Since establishing Fruit is not a Pudding,  I haven’t had much time for other kitchen projects, but a hankering for some proper dim sum prompted by the numerous Chinese New Year features on the TV and offers in the supermarkets had me searching all over for a gluten free steamed dumpling recipe. I found several that I thought could be adapted, but settled on this one.

The kind folks at Glutafin offered some advice on how I could replace the wheat starch in the recipe with their multi-purpose white mix which has GF wheat starch as it’s primary ingredient. Unfortunately the Glutafin mix is only available on prescription, I had been saving my sample box for special purposes. If you don’t have the mix or can’t tolerate GF wheat starch, perhaps have a look at this recipe instead – you can replace the taro with potato. If my experience with sweet dumplings is anything to go by, the potato should give the dough a good pliable texture.

Photo 10-02-2013 12 30 02

Gluten Free Steamed Prawn Dumplings

Makes 16 dumplings

Ingredients

For the filling:

  • 175g pack of medium sized cooked prawns
  • 4 or 5 water chestnuts (the rest will be great in a stirfry or salad)
  • 3 tsp cornflour
  • ½ an egg white
  • 1 tsp Chinese rice wine
  • A dash of mirin
  • A dash of toasted sesame oil
  • A dash of gluten free tamari soy sauce
  • A squeeze of cheat’s ginger (or use fresh of course!)

For the dough:

  • 90g Glutafin Select White Multi-Purpose Mix
  • A pinch of xanthan gum
  • 80ml hot chicken stock (I use Kallo stock cubes)
  • 15g tapioca flour (optional – can use more Glutafin mix, I liked the silky texture of the tapioca)

Method:

  1. Make the filling: chop the prawns into small pieces of your preferred size and put into a bowl. Finely chop the water chestnuts (or push through a garlic press) and add along with the other filling ingredients. Give it a good mix and set to one side.
  2. Make the dough: weigh the Glutafin mix into a bowl and add the xanthan gum. Pour in the hot stock and mix well with chopsticks to form a sticky batter/dough. If the batter is too liquidy, add a little more flour until you can handle it as one piece.
  3. Making pleats in the dough

    Making pleats in the dough

    Scatter some tapioca flour onto a board and knead the dough thoroughly, adding more tapioca flour a little at a time until it become a smooth dough that doesn’t stick to your hands.

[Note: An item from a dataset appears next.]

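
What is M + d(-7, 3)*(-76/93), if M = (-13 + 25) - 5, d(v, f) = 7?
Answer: 119/93 ≈ 1.2796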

  4. Roll the dough into a sausage and cut into 16 pieces with a knife. Store them under cling film to stop them drying out.
  5. Form each piece of dough into a ball then flatten to make a 3 ½ inch circle. You can either do this by using a rolling pin, or by putting it under baking parchment and flattening with a pan. I found the easiest way was to flatten between your hands.
  6. Form overlapping pleats around the edge of 2/3 of the circle of dough to form a little cup. Place a teaspoon of your filling into the cup, then press the edges together to seal. You shouldn’t need anything to stick it.
  7. When the dumplings are formed, place carefully into a steamer over hot water and steam for 7 minutes. Remove the steamer from the pan and leave to rest for 3 minutes before serving. We had them with a dipping sauce made from tamari and mirin.
We don't have a bamboo steamer, but our normal one worked pretty well

We don’t have a bamboo steamer, but our normal one worked pretty well

We were pretty pleased with the results! Very authentic-tasting dumplings with a great dough texture. The dough was a little more yellow and not transparent like you get in a restaurant, but otherwise satisfied my hankerings. If you aren’t inclined to make dumplings, Marks & Spencer sell steamed prawn dumplings that don’t contain gluten. They microwave pretty quickly and I can heartily recommend them.